À l’étude purement descriptive des sensations, dont il trouvait dans Bain d’excellents modèles, M. Taine en a ajouté une autre plus approfondie : celle des éléments derniers de la sensation. Les travaux de Helmholtz sur l’acoustique et l’optique avaient préparé les voies à cette analyse élémentaire : aussi n’est-il pas étonnant qu’en même temps que M. Taine, Herbert Spencer l’ait essayé d’une manière totalement indépendante dans ses Principes de psychologie IIe partie, chap. 1er ). « La psychologie, dit notre auteur, est aujourd’hui en face des sensations prétendues simples, comme la chimie à son début était devant les corps prétendus simples. En effet, l’observation à son premier stade ne saisit que des composés ; son affaire est de les décomposer en leurs éléments, de montrer les divers groupements dont les mêmes éléments sont capables et de construire avec eux les divers composés. » Bref, il s’agit d’introduire en psychologie une idée analogue à celle des combinaisons chimiques.
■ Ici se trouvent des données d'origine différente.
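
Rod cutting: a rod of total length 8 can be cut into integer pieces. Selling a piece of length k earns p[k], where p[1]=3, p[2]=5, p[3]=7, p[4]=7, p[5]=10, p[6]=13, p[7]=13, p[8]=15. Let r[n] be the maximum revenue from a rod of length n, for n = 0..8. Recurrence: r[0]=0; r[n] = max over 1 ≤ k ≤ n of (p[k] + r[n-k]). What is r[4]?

12

   n    0    1    2    3    4    5    6    7    8
r[n]    0    3    6    9   12   15   18   21   24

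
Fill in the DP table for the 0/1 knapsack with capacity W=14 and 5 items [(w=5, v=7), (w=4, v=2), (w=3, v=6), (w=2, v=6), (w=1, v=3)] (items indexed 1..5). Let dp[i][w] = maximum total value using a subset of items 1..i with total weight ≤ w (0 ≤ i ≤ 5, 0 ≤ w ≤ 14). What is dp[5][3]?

i\w   0   1   2   3   4   5   6   7   8   9  10  11  12  13  14
  0   0   0   0   0   0   0   0   0   0   0   0   0   0   0   0
  1   0   0   0   0   0   7   7   7   7   7   7   7   7   7   7
  2   0   0   0   0   2   7   7   7   7   9   9   9   9   9   9
  3   0   0   0   6   6   7   7   8  13  13  13  13  15  15  15
  4   0   0   6   6   6  12  12  13  13  14  19  19  19  19  21
  5   0   3   6   9   9  12  15  15  16  16  19  22  22  22  22

9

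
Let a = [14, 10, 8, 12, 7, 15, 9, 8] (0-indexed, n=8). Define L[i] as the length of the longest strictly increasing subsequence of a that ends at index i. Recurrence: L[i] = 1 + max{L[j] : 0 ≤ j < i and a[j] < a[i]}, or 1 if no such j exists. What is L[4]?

1

   i    0    1    2    3    4    5    6    7
a[i]   14   10    8   12    7   15    9    8
L[i]    1    1    1    2    1    3    2    2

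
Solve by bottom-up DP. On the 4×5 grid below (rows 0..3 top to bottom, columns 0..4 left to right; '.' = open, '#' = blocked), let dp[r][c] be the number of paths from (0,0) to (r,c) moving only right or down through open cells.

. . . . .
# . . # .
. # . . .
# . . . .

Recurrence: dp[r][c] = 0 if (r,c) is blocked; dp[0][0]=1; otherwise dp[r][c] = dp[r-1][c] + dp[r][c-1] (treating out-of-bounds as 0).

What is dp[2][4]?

r\c   0   1   2   3   4
  0   1   1   1   1   1
  1   0   1   2   0   1
  2   0   0   2   2   3
  3   0   0   2   4   7

3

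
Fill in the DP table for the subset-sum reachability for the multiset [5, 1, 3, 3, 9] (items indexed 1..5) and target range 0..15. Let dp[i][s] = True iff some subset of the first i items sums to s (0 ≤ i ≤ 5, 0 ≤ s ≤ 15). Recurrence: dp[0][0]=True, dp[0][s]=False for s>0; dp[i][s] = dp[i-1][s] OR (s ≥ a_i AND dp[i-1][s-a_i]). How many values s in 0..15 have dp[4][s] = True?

11

i\s   0   1   2   3   4   5   6   7   8   9  10  11  12  13  14  15
  0   T   F   F   F   F   F   F   F   F   F   F   F   F   F   F   F
  1   T   F   F   F   F   T   F   F   F   F   F   F   F   F   F   F
  2   T   T   F   F   F   T   T   F   F   F   F   F   F   F   F   F
  3   T   T   F   T   T   T   T   F   T   T   F   F   F   F   F   F
  4   T   T   F   T   T   T   T   T   T   T   F   T   T   F   F   F
  5   T   T   F   T   T   T   T   T   T   T   T   T   T   T   T   T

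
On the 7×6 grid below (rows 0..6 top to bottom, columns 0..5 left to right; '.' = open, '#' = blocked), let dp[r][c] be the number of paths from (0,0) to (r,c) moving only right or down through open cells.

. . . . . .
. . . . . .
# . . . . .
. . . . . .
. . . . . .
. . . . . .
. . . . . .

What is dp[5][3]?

36

r\c   0   1   2   3   4   5
  0   1   1   1   1   1   1
  1   1   2   3   4   5   6
  2   0   2   5   9  14  20
  3   0   2   7  16  30  50
  4   0   2   9  25  55 105
  5   0   2  11  36  91 196
  6   0   2  13  49 140 336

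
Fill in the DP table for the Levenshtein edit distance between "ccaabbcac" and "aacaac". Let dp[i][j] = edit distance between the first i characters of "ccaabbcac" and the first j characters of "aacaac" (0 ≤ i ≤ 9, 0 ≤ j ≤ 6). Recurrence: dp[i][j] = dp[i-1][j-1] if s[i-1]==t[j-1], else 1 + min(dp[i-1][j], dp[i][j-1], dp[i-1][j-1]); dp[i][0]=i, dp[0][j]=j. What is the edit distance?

5

   ''  a  a  c  a  a  c
''  0  1  2  3  4  5  6
 c  1  1  2  2  3  4  5
 c  2  2  2  2  3  4  4
 a  3  2  2  3  2  3  4
 a  4  3  2  3  3  2  3
 b  5  4  3  3  4  3  3
 b  6  5  4  4  4  4  4
 c  7  6  5  4  5  5  4
 a  8  7  6  5  4  5  5
 c  9  8  7  6  5  5  5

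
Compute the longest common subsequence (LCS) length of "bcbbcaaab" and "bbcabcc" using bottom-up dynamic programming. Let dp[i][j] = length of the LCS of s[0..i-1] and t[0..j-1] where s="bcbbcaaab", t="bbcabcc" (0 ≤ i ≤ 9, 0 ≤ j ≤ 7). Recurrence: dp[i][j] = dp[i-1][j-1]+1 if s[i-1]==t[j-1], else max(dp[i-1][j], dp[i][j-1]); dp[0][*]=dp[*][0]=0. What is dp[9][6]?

   ''  b  b  c  a  b  c  c
''  0  0  0  0  0  0  0  0
 b  0  1  1  1  1  1  1  1
 c  0  1  1  2  2  2  2  2
 b  0  1  2  2  2  3  3  3
 b  0  1  2  2  2  3  3  3
 c  0  1  2  3  3  3  4  4
 a  0  1  2  3  4  4  4  4
 a  0  1  2  3  4  4  4  4
 a  0  1  2  3  4  4  4  4
 b  0  1  2  3  4  5  5  5

5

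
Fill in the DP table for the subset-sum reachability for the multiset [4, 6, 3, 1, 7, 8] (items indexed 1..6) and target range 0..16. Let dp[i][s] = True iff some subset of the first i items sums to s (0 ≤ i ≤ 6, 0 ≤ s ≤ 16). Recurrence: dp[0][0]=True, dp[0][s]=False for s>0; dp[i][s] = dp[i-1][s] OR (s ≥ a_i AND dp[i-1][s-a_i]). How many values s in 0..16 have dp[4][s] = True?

i\s   0   1   2   3   4   5   6   7   8   9  10  11  12  13  14  15  16
  0   T   F   F   F   F   F   F   F   F   F   F   F   F   F   F   F   F
  1   T   F   F   F   T   F   F   F   F   F   F   F   F   F   F   F   F
  2   T   F   F   F   T   F   T   F   F   F   T   F   F   F   F   F   F
  3   T   F   F   T   T   F   T   T   F   T   T   F   F   T   F   F   F
  4   T   T   F   T   T   T   T   T   T   T   T   T   F   T   T   F   F
  5   T   T   F   T   T   T   T   T   T   T   T   T   T   T   T   T   T
  6   T   T   F   T   T   T   T   T   T   T   T   T   T   T   T   T   T

13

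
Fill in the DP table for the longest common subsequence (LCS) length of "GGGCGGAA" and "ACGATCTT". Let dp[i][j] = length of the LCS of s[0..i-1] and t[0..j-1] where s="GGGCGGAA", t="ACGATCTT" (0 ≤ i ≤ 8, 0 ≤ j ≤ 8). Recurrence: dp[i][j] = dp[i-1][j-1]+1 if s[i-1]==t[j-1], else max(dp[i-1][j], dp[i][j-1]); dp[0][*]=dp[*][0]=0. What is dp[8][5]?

3

   ''  A  C  G  A  T  C  T  T
''  0  0  0  0  0  0  0  0  0
 G  0  0  0  1  1  1  1  1  1
 G  0  0  0  1  1  1  1  1  1
 G  0  0  0  1  1  1  1  1  1
 C  0  0  1  1  1  1  2  2  2
 G  0  0  1  2  2  2  2  2  2
 G  0  0  1  2  2  2  2  2  2
 A  0  1  1  2  3  3  3  3  3
 A  0  1  1  2  3  3  3  3  3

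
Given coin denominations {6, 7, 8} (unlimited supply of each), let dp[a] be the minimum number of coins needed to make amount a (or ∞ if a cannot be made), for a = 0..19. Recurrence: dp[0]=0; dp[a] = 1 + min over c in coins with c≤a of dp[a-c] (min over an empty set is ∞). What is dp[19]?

3

 a  0  1  2  3  4  5  6  7  8  9 10 11 12 13 14 15 16 17 18 19
dp  0  -  -  -  -  -  1  1  1  -  -  -  2  2  2  2  2  -  3  3
(- denotes ∞ / unreachable)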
On sait la distinction que les chimistes établissent entre le mélange et la combinaison. Les psychologues n’ont voulu voir dans les états composés que des mélanges : ils n’ont pas paru disposés à admettre que le composé pût différer par sa nature et ses propriétés des éléments que l’analyse lui assigne. Et, en fait, ce n’est pas par le procédé analytique seul qu’on peut découvrir le résultat d’une synthèse. Mais quand les expériences des physiciens nous montrent une série de bruits discontinus se combiner pour former un état de conscience tout différent que nous appelons un son musical ; quand Helmholtz nous montre que ce caractère particulier que nous appelons le timbre est dû lui-même à l’addition, au son fondamental, de différentes harmoniques, il est difficile d’écarter cette idée, que nos sensations réputées simples sont, comme nous le disions plus haut, des combinaisons psychologiques.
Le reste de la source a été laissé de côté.